How Does Captive Insurance Work? 1

Melissa is a mother of 2, lives in Utah, and writes for a multitude of sites. She is currently the EIC of HarcourtHealth.com and writes about health, wellness, and business topics.

The thought of traditional business insurance brings modernized procedures and protocols to mind. Email, couriers, and remote software handle the gambit of forms and so forth.

But business protection formalized back in the 1600s by British Merchants. They saw the need to protect goods they were sailing overseas. That was until captive insurance appeared on the scene in the 1950s here in The States.

Big businesses with peculiar risks realized the need for a larger protective umbrella. These risks made it difficult for them to find and lock down conventional coverage.

That’s still a modern-day struggle and practice.

As your business expands, you’ll need greater protective measures to cover your assets. Find out here about captive insurance and how it differs from traditional means.

What Is Captive Insurance

Captive insurance is a protective measure that provides risk-mitigation to big business. Captive insurance companies provide these services to parent companies or a group of affiliated companies.

The type of company forms as a need when the parent company can’t get standard insurance.

Traditional business coverage comes with limits that don’t often cover certain risks. So to protect itself, a large business may form a captive insurer. Oft times the coverage has a better premium that also comes with tax savings.

How It Works

Captive insurance is also called self-insurance for corporations. Large businesses form what is called a captive-insurance company.

These captive companies fall into two common categories-micro-captive and rent-a-captive.

Micro-captive is the smaller captive with premiums at $2.2 million or less. Rent-a-captive allows companies to access to the captive for a set fee.

In either case, both work to the advantage of large corporations.

Corporations create, control, and manage the captive to cover themselves in hard and soft markets. This captive gives businesses optimum control over cash flow. It provides broader coverage than traditional insurers provide.

It also helps corporations save on the costs of risks management. The bigger plus is that it gives them stable insurance pricing.

Most often these captive insurance companies get set up in foreign companies to save money.

The Deal with Taxes

The parent company holds the responsibility of maintaining the captive premium.
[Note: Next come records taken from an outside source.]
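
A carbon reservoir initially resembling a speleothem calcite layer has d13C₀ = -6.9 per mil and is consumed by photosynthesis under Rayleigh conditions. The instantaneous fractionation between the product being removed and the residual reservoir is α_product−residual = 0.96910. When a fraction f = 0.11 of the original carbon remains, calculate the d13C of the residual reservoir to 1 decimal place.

63.2 per mil

Rayleigh residual: δ_res = (δ₀ + 1000)·f^(α−1) − 1000
α − 1 = -0.03090
f^(α−1) = 0.11^(-0.03090) = 1.070585
δ_res = (-6.9 + 1000) × 1.070585 − 1000 = 1063.198 − 1000 = 63.20 per mil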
To protect itself from tax assessment, captive insurance companies get housed in tax havens.

A tax haven is a country that offers foreign businesses and individuals a tax break. The tax liability is little to none. Plus, these havens limit how much financial information they share with foreign authorities.

The parent company pays the premium overseas but deducts them in the company’s home country. This practice happens when the country the business resides in a higher tax jurisdiction.

The company saves financially. However, in the US, the IRS scrutinizes captive insurance companies who abuse the situation. They consider it tax evasion.

Establish Captive Insurance

There are many considerations and advantages of securing captive insurance. The main benefit is being able to secure coverage not offered in the traditional market place.

If you plan to expand your business into a broader sector, consider creating a captive.